Les responsables militaires grecs cherchent alors toutes les solutions possibles pour inverser la courbe : il ne faut pas seulement augmenter la durée du service, il faut avant tout attirer tous les jeunes vers la carrière militaire. D’abord, il s’agit d’empêcher la « fuite des cerveaux » par laquelle, de jeunes grecs, appelés à être les futurs cadres de l’armée, quittent le pays en crise. Ensuite, il faut proposer l’enrôlement volontaire des femmes. Également, il faut voir du côté des récalcitrants au service militaire, plusieurs dizaines de milliers chaque année. Enfin, les militaires grecs proposent de « préparer la société ».

 

« Si cela n’est pas fait, tout le reste n’a pas de sens » selon les responsables militaires, « Les gens ont besoin de comprendre que la défense et la sécurité ne sont pas transitoires, que le problème que nous avons avec les Turcs est permanent. » La Grèce doit lancer une « véritable campagne d’information » à laquelle tous les acteurs publics doivent participer, mais gouverné par le parti Syriza en lutte avec la crise économique, le pays risque de ne pas être en mesure de débloquer les fonds nécessaires à sa remilitarisation.

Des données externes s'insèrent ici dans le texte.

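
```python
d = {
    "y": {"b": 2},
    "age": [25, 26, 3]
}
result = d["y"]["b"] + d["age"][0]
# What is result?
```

Trace:
`d = { ...` → d = {'y': {'b': 2}, 'age': [25, 26, 3]}
`result = d["y"]["b"] + d["age"][0]` → result = 27
So result = 27

Answer: 27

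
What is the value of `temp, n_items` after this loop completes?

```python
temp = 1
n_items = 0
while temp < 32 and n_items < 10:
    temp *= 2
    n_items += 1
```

Double until >= 32 or 10 iterations
`temp, n_items` takes the values: (1, 0) → (2, 0) → (2, 1) → (4, 1) → (4, 2) → (8, 2) → (8, 3) → (16, 3) → (16, 4) → (32, 4) → (32, 5)

Answer: 32, 5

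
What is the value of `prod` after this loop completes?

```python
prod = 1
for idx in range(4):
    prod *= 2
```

2^4 = 16
`prod` takes the values: 1 → 2 → 4 → 8 → 16

Answer: 16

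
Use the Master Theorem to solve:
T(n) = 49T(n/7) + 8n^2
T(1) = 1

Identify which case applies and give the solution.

a=49, b=7, f(n)=8n^2. log_7(49) = 2. Since c=2 = 2, Case 2 applies: T(n) = Θ(n^log_b(a) · log n) = O(n^2 log n).

Answer: O(n^2 log n) - Case 2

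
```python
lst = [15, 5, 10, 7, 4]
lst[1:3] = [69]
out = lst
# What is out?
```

Trace:
`lst = [15, 5, 10, 7, 4]` → lst = [15, 5, 10, 7, 4]
`lst[1:3] = [69]` → lst = [15, 69, 7, 4]
`out = lst` → out = [15, 69, 7, 4]
So out = [15, 69, 7, 4]

Answer: [15, 69, 7, 4]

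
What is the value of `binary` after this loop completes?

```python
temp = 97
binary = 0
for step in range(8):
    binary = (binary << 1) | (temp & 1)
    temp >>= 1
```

Reverse lowest 8 bits of 97
`binary` takes the values: 0 → 1 → 2 → 4 → 8 → 16 → 33 → 67 → 134

Answer: 134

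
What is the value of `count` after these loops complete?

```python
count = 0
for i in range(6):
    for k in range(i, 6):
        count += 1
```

Upper triangle: 6 + 5 + ... + 1
`count` takes the values: 0 → 1 → 2 → 3 → 4 → 5 → 6 → 7 → 8 → 9 → 10 → 11 → 12 → 13 → 14 → 15 → 16 → 17 → 18 → 19 → 20 → 21

Answer: 21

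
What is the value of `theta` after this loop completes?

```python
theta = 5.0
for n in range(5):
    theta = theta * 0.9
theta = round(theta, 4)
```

Exponential decay: 5.0 * 0.9^5
`theta` takes the values: 5.0 → 4.5 → 4.05 → 3.645 → 3.2805 → 2.95245 → 2.9525

Answer: 2.9525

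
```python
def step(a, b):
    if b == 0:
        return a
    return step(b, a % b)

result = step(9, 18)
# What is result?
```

step(9, 18) -> step(18, 9) -> step(9, 0) -> 9

Answer: 9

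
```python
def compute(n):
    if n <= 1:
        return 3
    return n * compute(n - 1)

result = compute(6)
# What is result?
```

compute(6) = 6 * 5 * 4 * 3 * 2 * 3 = 2160

Answer: 2160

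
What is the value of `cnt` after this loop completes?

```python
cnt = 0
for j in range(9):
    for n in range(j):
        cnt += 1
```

Triangle number: 0+1+2+...+8
`cnt` takes the values: 0 → 1 → 2 → 3 → 4 → 5 → 6 → 7 → 8 → 9 → 10 → 11 → 12 → 13 → 14 → 15 → 16 → 17 → 18 → 19 → 20 → 21 → 22 → 23 → 24 → 25 → 26 → 27 → 28 → 29 → 30 → 31 → 32 → 33 → 34 → 35 → 36

Answer: 36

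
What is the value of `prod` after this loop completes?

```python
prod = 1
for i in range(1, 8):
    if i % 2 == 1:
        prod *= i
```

Product of odd numbers 1 to 7
`prod` takes the values: 1 → 3 → 15 → 105

Answer: 105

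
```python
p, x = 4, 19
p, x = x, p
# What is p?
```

Trace:
`p, x = 4, 19` → p = 4; x = 19
`p, x = x, p` → p = 19; x = 4
So p = 19

Answer: 19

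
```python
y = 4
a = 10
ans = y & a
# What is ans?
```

Trace:
`y = 4` → y = 4
`a = 10` → a = 10
`ans = y & a` → ans = 0
So ans = 0

Answer: 0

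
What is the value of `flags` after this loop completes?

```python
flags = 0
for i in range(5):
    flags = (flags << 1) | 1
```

Build 5 consecutive 1-bits: 0b11111
`flags` takes the values: 0 → 1 → 3 → 7 → 15 → 31

Answer: 31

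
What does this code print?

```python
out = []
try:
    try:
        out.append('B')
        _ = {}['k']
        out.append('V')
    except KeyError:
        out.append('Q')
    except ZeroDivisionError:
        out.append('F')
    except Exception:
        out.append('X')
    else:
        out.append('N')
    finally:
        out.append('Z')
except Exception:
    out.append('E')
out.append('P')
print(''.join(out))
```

Execution trace: 'B' (inner try body) → 'Q' (inner except KeyError) → 'Z' (inner finally) → 'P' (after the try/except). Output: BQZP

Answer: BQZP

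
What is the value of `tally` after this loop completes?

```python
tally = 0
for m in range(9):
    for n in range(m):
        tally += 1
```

Triangle number: 0+1+2+...+8
`tally` takes the values: 0 → 1 → 2 → 3 → 4 → 5 → 6 → 7 → 8 → 9 → 10 → 11 → 12 → 13 → 14 → 15 → 16 → 17 → 18 → 19 → 20 → 21 → 22 → 23 → 24 → 25 → 26 → 27 → 28 → 29 → 30 → 31 → 32 → 33 → 34 → 35 → 36

Answer: 36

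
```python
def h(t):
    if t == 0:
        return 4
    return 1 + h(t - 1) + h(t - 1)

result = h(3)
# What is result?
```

h(t) = 1 + 2·h(t-1), h(0)=4. Closed form: (4+1)·2^3 - 1 = 39.

Answer: 39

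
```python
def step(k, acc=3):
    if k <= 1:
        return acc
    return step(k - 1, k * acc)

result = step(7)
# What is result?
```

Accumulator trace (n, acc): (7, 3) -> (6, 21) -> (5, 126) -> (4, 630) -> (3, 2520) -> (2, 7560) -> (1, 15120) -> return 15120

Answer: 15120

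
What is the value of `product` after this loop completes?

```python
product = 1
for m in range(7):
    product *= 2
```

2^7 = 128
`product` takes the values: 1 → 2 → 4 → 8 → 16 → 32 → 64 → 128

Answer: 128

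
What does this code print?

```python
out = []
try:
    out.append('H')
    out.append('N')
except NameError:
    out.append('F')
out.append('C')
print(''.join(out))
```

Execution trace: 'H' (try body) → 'N' (try body, no exception) → 'C' (after the try/except). Output: HNC

Answer: HNC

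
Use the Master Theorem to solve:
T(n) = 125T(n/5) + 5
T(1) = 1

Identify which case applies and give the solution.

a=125, b=5, f(n)=5. log_5(125) = 3. Since c=0 < 3, Case 1 applies: T(n) = Θ(n^log_b(a)) = O(n^3).

Answer: O(n^3) - Case 1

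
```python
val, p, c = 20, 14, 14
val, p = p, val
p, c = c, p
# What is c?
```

Trace:
`val, p, c = 20, 14, 14` → val = 20; p = 14; c = 14
`val, p = p, val` → val = 14; p = 20
`p, c = c, p` → p = 14; c = 20
So c = 20

Answer: 20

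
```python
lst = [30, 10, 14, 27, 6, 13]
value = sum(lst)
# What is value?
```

Trace:
`lst = [30, 10, 14, 27, 6, 13]` → lst = [30, 10, 14, 27, 6, 13]
`value = sum(lst)` → value = 100
So value = 100

Answer: 100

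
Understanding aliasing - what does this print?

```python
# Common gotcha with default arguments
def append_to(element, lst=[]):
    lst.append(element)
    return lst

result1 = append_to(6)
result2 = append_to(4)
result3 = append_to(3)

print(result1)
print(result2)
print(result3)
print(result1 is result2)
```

Key concept: mutable default argument gotcha.
Step by step:
`result1 = append_to(6)` → result1 = [6]
`result2 = append_to(4)` → result1 = [6, 4] (same object as result2); result2 = [6, 4] (same object as result1)
`result3 = append_to(3)` → result1 = [6, 4, 3] (same object as result2, result3); result2 = [6, 4, 3] (same object as result1, result3); result3 = [6, 4, 3] (same object as result1, result2)
`print(result1)` → prints [6, 4, 3]
`print(result2)` → prints [6, 4, 3]
`print(result3)` → prints [6, 4, 3]
`print(result1 is result2)` → prints True

Answer:
[6, 4, 3]
[6, 4, 3]
[6, 4, 3]
True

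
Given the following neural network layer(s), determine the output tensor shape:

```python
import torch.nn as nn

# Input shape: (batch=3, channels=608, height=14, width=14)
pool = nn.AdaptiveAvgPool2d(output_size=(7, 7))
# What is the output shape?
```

Input: (3, 608, 14, 14) -> Output: (3, 608, 7, 7)

Answer: (3, 608, 7, 7)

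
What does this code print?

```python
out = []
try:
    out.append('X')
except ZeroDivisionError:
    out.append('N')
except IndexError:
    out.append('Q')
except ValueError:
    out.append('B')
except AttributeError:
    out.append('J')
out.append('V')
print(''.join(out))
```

Execution trace: 'X' (try body, no exception) → 'V' (after the try/except). Output: XV

Answer: XV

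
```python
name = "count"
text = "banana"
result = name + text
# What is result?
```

Trace:
`name = "count"` → name = 'count'
`text = "banana"` → text = 'banana'
`result = name + text` → result = 'countbanana'
So result = 'countbanana'

Answer: 'countbanana'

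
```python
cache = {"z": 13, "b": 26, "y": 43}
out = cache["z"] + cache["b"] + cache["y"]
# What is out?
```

Trace:
`cache = {"z": 13, "b": 26, "y": 43}` → cache = {'z': 13, 'b': 26, 'y': 43}
`out = cache["z"] + cache["b"] + cache["y"]` → out = 82
So out = 82

Answer: 82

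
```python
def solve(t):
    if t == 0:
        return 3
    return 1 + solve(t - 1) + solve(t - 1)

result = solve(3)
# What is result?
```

solve(t) = 1 + 2·solve(t-1), solve(0)=3. Closed form: (3+1)·2^3 - 1 = 31.

Answer: 31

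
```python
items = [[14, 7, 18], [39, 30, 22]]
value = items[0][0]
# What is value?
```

Trace:
`items = [[14, 7, 18], [39, 30, 22]]` → items = [[14, 7, 18], [39, 30, 22]]
`value = items[0][0]` → value = 14
So value = 14

Answer: 14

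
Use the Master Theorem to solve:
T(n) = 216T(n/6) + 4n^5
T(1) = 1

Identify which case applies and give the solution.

a=216, b=6, f(n)=4n^5. log_6(216) = 3. Since c=5 > 3 and the regularity condition holds (216(n/6)^5 = (216/6^5)n^5 with 216/6^5 < 1), Case 3 applies: T(n) = Θ(f(n)) = O(n^5).

Answer: O(n^5) - Case 3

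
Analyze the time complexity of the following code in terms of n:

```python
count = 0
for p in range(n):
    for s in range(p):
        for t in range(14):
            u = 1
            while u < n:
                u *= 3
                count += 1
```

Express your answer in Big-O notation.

Each loop level contributes: n × n × 1 × log n. Multiplying the contributions gives O(n^2 log n).

Answer: O(n^2 log n)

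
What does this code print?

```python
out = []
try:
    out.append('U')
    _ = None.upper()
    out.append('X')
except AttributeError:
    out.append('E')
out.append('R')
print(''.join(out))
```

Execution trace: 'U' (try body) → 'E' (except AttributeError) → 'R' (after the try/except). Output: UER

Answer: UER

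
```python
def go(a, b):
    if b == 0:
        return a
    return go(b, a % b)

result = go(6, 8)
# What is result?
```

go(6, 8) -> go(8, 6) -> go(6, 2) -> go(2, 0) -> 2

Answer: 2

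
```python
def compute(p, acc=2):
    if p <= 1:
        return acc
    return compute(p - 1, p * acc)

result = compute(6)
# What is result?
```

Accumulator trace (n, acc): (6, 2) -> (5, 12) -> (4, 60) -> (3, 240) -> (2, 720) -> (1, 1440) -> return 1440

Answer: 1440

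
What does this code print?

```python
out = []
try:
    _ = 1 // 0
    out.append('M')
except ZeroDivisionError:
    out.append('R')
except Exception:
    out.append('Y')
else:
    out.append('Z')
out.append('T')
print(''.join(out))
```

Execution trace: 'R' (except ZeroDivisionError) → 'T' (after the try/except). Output: RT

Answer: RT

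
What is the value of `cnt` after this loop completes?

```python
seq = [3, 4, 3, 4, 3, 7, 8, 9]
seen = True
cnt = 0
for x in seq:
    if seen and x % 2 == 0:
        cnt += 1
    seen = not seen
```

Count even values at even positions
`cnt` takes the values: 0 → 1

Answer: 1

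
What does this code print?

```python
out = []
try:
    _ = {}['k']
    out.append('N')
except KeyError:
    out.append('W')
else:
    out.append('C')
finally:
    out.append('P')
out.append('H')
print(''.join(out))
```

Execution trace: 'W' (except KeyError) → 'P' (finally) → 'H' (after the try/except). Output: WPH

Answer: WPH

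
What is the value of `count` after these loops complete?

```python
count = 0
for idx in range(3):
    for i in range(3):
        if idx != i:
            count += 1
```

3² - 3 (exclude diagonal)
`count` takes the values: 0 → 1 → 2 → 3 → 4 → 5 → 6

Answer: 6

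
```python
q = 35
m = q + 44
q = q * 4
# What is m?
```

Trace:
`q = 35` → q = 35
`m = q + 44` → m = 79
`q = q * 4` → q = 140
So m = 79

Answer: 79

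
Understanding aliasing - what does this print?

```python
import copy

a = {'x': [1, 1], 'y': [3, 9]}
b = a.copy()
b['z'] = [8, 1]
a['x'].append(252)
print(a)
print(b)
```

Key concept: shallow copy of dict with mutable values.
Step by step:
`a = {'x': [1, 1], 'y': [3, 9]}` → a = {'x': [1, 1], 'y': [3, 9]}
`b = a.copy()` → b = {'x': [1, 1], 'y': [3, 9]}
`b['z'] = [8, 1]` → b = {'x': [1, 1], 'y': [3, 9], 'z': [8, 1]}
`a['x'].append(252)` → a = {'x': [1, 1, 252], 'y': [3, 9]}; b = {'x': [1, 1, 252], 'y': [3, 9], 'z': [8, 1]}
`print(a)` → prints {'x': [1, 1, 252], 'y': [3, 9]}
`print(b)` → prints {'x': [1, 1, 252], 'y': [3, 9], 'z': [8, 1]}

Answer:
{'x': [1, 1, 252], 'y': [3, 9]}
{'x': [1, 1, 252], 'y': [3, 9], 'z': [8, 1]}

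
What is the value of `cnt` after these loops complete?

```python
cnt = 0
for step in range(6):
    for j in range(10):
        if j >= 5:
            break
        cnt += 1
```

Inner breaks at 5, outer runs 6 times
`cnt` takes the values: 0 → 1 → 2 → 3 → 4 → 5 → 6 → 7 → 8 → 9 → 10 → 11 → 12 → 13 → 14 → 15 → 16 → 17 → 18 → 19 → 20 → 21 → 22 → 23 → 24 → 25 → 26 → 27 → 28 → 29 → 30

Answer: 30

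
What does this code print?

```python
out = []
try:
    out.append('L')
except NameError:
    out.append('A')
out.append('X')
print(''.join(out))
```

Execution trace: 'L' (try body, no exception) → 'X' (after the try/except). Output: LX

Answer: LX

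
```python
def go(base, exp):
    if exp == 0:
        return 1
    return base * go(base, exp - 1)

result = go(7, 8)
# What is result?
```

go(7, 8) = 7 * 7 * 7 * 7 * 7 * 7 * 7 * 7 = 5764801

Answer: 5764801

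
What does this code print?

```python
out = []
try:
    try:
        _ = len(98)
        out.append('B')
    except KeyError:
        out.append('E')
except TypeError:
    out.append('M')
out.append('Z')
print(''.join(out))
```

Execution trace: 'M' (outer except TypeError) → 'Z' (after the try/except). Output: MZ

Answer: MZ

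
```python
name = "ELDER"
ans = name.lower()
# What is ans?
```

Trace:
`name = "ELDER"` → name = 'ELDER'
`ans = name.lower()` → ans = 'elder'
So ans = 'elder'

Answer: 'elder'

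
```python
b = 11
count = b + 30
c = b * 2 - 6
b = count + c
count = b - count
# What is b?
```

Trace:
`b = 11` → b = 11
`count = b + 30` → count = 41
`c = b * 2 - 6` → c = 16
`b = count + c` → b = 57
`count = b - count` → count = 16
So b = 57

Answer: 57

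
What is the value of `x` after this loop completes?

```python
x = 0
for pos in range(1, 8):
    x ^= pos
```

XOR of 1 to 7
`x` takes the values: 0 → 1 → 3 → 0 → 4 → 1 → 7 → 0

Answer: 0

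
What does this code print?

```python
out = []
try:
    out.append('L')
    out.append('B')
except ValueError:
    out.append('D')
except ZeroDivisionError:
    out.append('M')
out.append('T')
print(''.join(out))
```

Execution trace: 'L' (try body) → 'B' (try body, no exception) → 'T' (after the try/except). Output: LBT

Answer: LBT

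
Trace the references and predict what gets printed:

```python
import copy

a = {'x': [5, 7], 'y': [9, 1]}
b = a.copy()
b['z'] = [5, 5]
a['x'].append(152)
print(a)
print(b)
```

Key concept: shallow copy of dict with mutable values.
Step by step:
`a = {'x': [5, 7], 'y': [9, 1]}` → a = {'x': [5, 7], 'y': [9, 1]}
`b = a.copy()` → b = {'x': [5, 7], 'y': [9, 1]}
`b['z'] = [5, 5]` → b = {'x': [5, 7], 'y': [9, 1], 'z': [5, 5]}
`a['x'].append(152)` → a = {'x': [5, 7, 152], 'y': [9, 1]}; b = {'x': [5, 7, 152], 'y': [9, 1], 'z': [5, 5]}
`print(a)` → prints {'x': [5, 7, 152], 'y': [9, 1]}
`print(b)` → prints {'x': [5, 7, 152], 'y': [9, 1], 'z': [5, 5]}

Answer:
{'x': [5, 7, 152], 'y': [9, 1]}
{'x': [5, 7, 152], 'y': [9, 1], 'z': [5, 5]}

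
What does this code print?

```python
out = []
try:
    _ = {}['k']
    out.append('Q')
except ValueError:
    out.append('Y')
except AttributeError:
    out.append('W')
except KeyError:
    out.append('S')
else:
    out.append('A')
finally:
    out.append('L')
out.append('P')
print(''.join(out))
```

Execution trace: 'S' (except KeyError) → 'L' (finally) → 'P' (after the try/except). Output: SLP

Answer: SLP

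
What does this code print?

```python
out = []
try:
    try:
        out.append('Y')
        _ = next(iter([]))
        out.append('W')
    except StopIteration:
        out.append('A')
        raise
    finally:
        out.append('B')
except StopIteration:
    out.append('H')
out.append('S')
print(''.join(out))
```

Execution trace: 'Y' (inner try body) → 'A' (inner except StopIteration) → 'B' (inner finally) → 'H' (outer except StopIteration) → 'S' (after the try/except). Output: YABHS

Answer: YABHS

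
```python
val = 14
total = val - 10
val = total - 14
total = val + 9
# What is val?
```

Trace:
`val = 14` → val = 14
`total = val - 10` → total = 4
`val = total - 14` → val = -10
`total = val + 9` → total = -1
So val = -10

Answer: -10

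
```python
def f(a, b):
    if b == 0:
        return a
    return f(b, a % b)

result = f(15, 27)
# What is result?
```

f(15, 27) -> f(27, 15) -> f(15, 12) -> f(12, 3) -> f(3, 0) -> 3

Answer: 3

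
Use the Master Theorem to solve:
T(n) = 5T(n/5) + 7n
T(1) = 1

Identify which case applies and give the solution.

a=5, b=5, f(n)=7n. log_5(5) = 1. Since c=1 = 1, Case 2 applies: T(n) = Θ(n^log_b(a) · log n) = O(n log n).

Answer: O(n log n) - Case 2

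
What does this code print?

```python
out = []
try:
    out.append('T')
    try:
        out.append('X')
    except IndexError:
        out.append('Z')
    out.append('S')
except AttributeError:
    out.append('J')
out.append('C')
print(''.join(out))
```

Execution trace: 'T' (try body) → 'X' (inner try body, no exception) → 'S' (try body, no exception) → 'C' (after the try/except). Output: TXSC

Answer: TXSC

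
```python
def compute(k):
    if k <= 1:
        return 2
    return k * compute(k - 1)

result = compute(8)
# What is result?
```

compute(8) = 8 * 7 * 6 * 5 * 4 * 3 * 2 * 2 = 80640

Answer: 80640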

Bref, même si le budget ne pourra pas suivre les ambitions « l’important est de donner un coup de fouet décisif à l’éducation, même pendant la période de neuf mois. » Pour d’autres experts militaires, la Grèce ne doit pas non plus compter uniquement sur ses jeunes, c’est toute la société qui doit réaliser que le pays est menacé, toutes les tranches d’âge peuvent apporter leur pierre à l’édifice.

 

La conjoncture actuelle devrait pousser la Grèce à s’appuyer principalement sur la voie diplomatique et sur l’aide de ses puissants alliés pour contenir la menace turque. Une reprise de la course aux armements, qui plus est au sein même de l’OTAN, ne serait pas bénéfique pour réduire les tensions. Le premier milliard débloqué par les Grecs, doit permettre de moderniser les vieux F-16 et Mirage 2000 ainsi que les frégates MEKO la Marine. Mais le ministre de la Défense Kammenos fait pression pour l’achat de chasseurs F-35 permettant de défier les Turcs, tandis que les Marins demandent à être renforcés par de nouveaux navires (qui pourraient s’avérer être des FREMM françaises si les négociations aboutissent, surtout si les crédits suivent).

 

Pour Kostas Grivas, qui enseigne les systèmes d’armes avancés à l’Académie de l’Armée Hellénique, l’hypothèse d’un affrontement direct dans la Mer Égée où « les forces terrestres, maritimes et aériennes sont simultanément utilisées dans une zone très confinée » serait tragique. Une guerre égéenne, dit Grivas, ressemblerait à « une guerre mini-nucléaire, car il y aura tellement de munitions de haute technologie déchargées qu’elle causera une énorme quantité de dégâts » allant jusqu’à causer des pertes aux forces grecques elles-mêmes sous les « tirs amis ».

 

Outre quelques provocateurs, tout le monde dans la région comprend les dangers d’une escalade du conflit, mais il reste compliqué d’abandonner la réthorique martiale quand, sur le principe de la dissuasion militaire, un pays est menacé. Dans ce sens, le ministre grec des Affaires étrangères Nikos Kocias a déclaré ce lundi qu’une confrontation militaire entre la Turquie et la Grèce n’était pas envisageable et que les problèmes devaient être résolus diplomatiquement. S’adressant au magazine allemand Der Spiegel, Kocias a déclaré: « Il n’y a pas d’alternative à la paix, nous devons résoudre nos problèmes par la voie diplomatique, pacifiquement et conformément au droit international ».

 

Dans ces déclarations, les journalistes turcs ont relevé une posture qui devrait faire sourire Erdogan : lorsqu’on lui demande si la Grèce est suffisamment prête pour une course aux armements avec la Turquie alors qu’elle se remet d’une crise financière, le ministre des Affaires étrangères affirme que son pays n’a pas les mêmes capacités financières, ni les mêmes infrastructures que la Turquie.